Rigorously prove that (A/B) U A = A
So I started off with
(x ∈ A ^ x ∉ B) v (x ∈ A)
Applying Distributivity
(x ∈ A v x ∈ A) ^ (x ∈ A v x ∉ B)
Applying Idempotency
(x ∈ A) ^ (x ∈ A v x ∉ B)
That's the point I reached, i.e. I'm stuck. I don't know how to break down further (x ∈ A v x ∉ B). Should I be using dominance or complement?
Thanks in Advance
On
Firstly, note that for any $x \in A$, we have $x \in C \cup A$ for any set $C$, so in particular, we have $x \in (A \setminus B) \cup A$. Thus, $A \subseteq (A \setminus B) \cup A$.
For the converse, for any $x \in (A \setminus B) \cup A$, either $x \in A$, or $x \in A \setminus B \subseteq A$, so in either case, $x \in A$. Thus, $(A \setminus B) \cup A \subseteq A$.
Combining the two, we have $(A \setminus B) \cup A = A$, as required.
On
$A\setminus B$ and $A$ are both subsets of $A$ and consequently the union of these sets is also a subset of $A$.
So:$$(A\setminus B)\cup A\subseteq A\tag1$$
$A$ is a subset of $A$ hence also a subset of the union $(A\setminus B)\cup A$.

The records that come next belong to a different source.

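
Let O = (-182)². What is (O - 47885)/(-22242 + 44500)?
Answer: -14761/22258 ≈ -0.66318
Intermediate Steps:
O = 33124
(O - 47885)/(-22242 + 44500) = (33124 - 47885)/(-22242 + 44500) = -14761/22258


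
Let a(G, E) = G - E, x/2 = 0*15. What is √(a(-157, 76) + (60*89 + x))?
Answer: √5107 ≈ 71.463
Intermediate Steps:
x = 0 (x = 2*(0*15) = 2*0 = 0)
√(a(-157, 76) + (60*89 + x)) = √((-157 - 1*76) + (60*89 + 0)) = √((-157 - 76) + (5340 + 0)) = √(-233 + 5340) = √5107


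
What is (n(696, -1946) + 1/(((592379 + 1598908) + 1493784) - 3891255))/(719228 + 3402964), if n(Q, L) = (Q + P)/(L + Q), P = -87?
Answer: -62783653/531206272080000 ≈ -1.1819e-7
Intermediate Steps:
n(Q, L) = (-87 + Q)/(L + Q) (n(Q, L) = (Q - 87)/(L + Q) = (-87 + Q)/(L + Q))
(n(696, -1946) + 1/(((592379 + 1598908) + 1493784) - 3891255))/(719228 + 3402964) = ((-87 + 696)/(-1946 + 696) + 1/(((592379 + 1598908) + 1493784) - 3891255))/(719228 + 3402964) = (609/(-1250) + 1/((2191287 + 1493784) - 3891255))/4122192 = (-1/1250*609 + 1/(3685071 - 3891255))*(1/4122192) = (-609/1250 + 1/(-206184))*(1/4122192) = (-609/1250 - 1/206184)*(1/4122192) = -62783653/128865000*1/4122192 = -62783653/531206272080000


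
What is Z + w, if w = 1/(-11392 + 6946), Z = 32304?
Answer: 143623583/4446 ≈ 32304.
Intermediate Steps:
w = -1/4446 (w = 1/(-4446) = -1/4446 ≈ -0.00022492)
Z + w = 32304 - 1/4446 = 143623583/4446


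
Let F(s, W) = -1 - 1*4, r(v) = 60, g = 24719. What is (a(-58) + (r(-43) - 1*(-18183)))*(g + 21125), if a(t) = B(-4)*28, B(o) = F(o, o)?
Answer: 829913932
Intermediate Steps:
F(s, W) = -5 (F(s, W) = -1 - 4 = -5)
B(o) = -5
a(t) = -140 (a(t) = -5*28 = -140)
(a(-58) + (r(-43) - 1*(-18183)))*(g + 21125) = (-140 + (60 - 1*(-18183)))*(24719 + 21125) = (-140 + (60 + 18183))*45844 = (-140 + 18243)*45844 = 18103*45844 = 829913932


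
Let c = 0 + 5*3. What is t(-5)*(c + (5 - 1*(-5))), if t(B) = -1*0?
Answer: 0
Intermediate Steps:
t(B) = 0
c = 15 (c = 0 + 15 = 15)
t(-5)*(c + (5 - 1*(-5))) = 0*(15 + (5 - 1*(-5))) = 0*(15 + (5 + 5)) = 0*(15 + 10) = 0*25 = 0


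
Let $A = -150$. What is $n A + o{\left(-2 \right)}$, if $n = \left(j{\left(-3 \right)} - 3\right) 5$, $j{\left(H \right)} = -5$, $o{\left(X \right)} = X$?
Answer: $5998$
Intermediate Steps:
$n = -40$ ($n = \left(-5 - 3\right) 5 = \left(-8\right) 5 = -40$)
$n A + o{\left(-2 \right)} = \left(-40\right) \left(-150\right) - 2 = 6000 - 2 = 5998$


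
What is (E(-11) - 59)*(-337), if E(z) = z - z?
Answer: 19883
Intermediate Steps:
E(z) = 0
(E(-11) - 59)*(-337) = (0 - 59)*(-337) = -59*(-337) = 19883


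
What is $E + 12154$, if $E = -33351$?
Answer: $-21197$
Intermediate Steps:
$E + 12154 = -33351 + 12154 = -21197$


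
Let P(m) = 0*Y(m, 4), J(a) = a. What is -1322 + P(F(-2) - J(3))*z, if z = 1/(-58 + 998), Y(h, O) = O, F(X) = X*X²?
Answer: -1322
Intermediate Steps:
F(X) = X³
z = 1/940 ≈ 0.0010638
P(m) = 0 (P(m) = 0*4 = 0)
-1322 + P(F(-2) - J(3))*z = -1322 + 0*(1/940) = -1322 + 0 = -1322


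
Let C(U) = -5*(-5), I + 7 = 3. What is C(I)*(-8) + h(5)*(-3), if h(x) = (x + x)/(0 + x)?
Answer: -206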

So:$$A\subseteq(A\setminus B)\cup A\tag2$$Combining $(1)$ and $(2)$ we are allowed to conclude that:$$(A\setminus B)\cup A= A$$
Your last line is equivalent to just $x \in A$ because if the first part ($x \in A$) is satisfied, the second part ($x \in A \text{ or } x \notin B$) is always satisfied as well, hence the second part can be removed.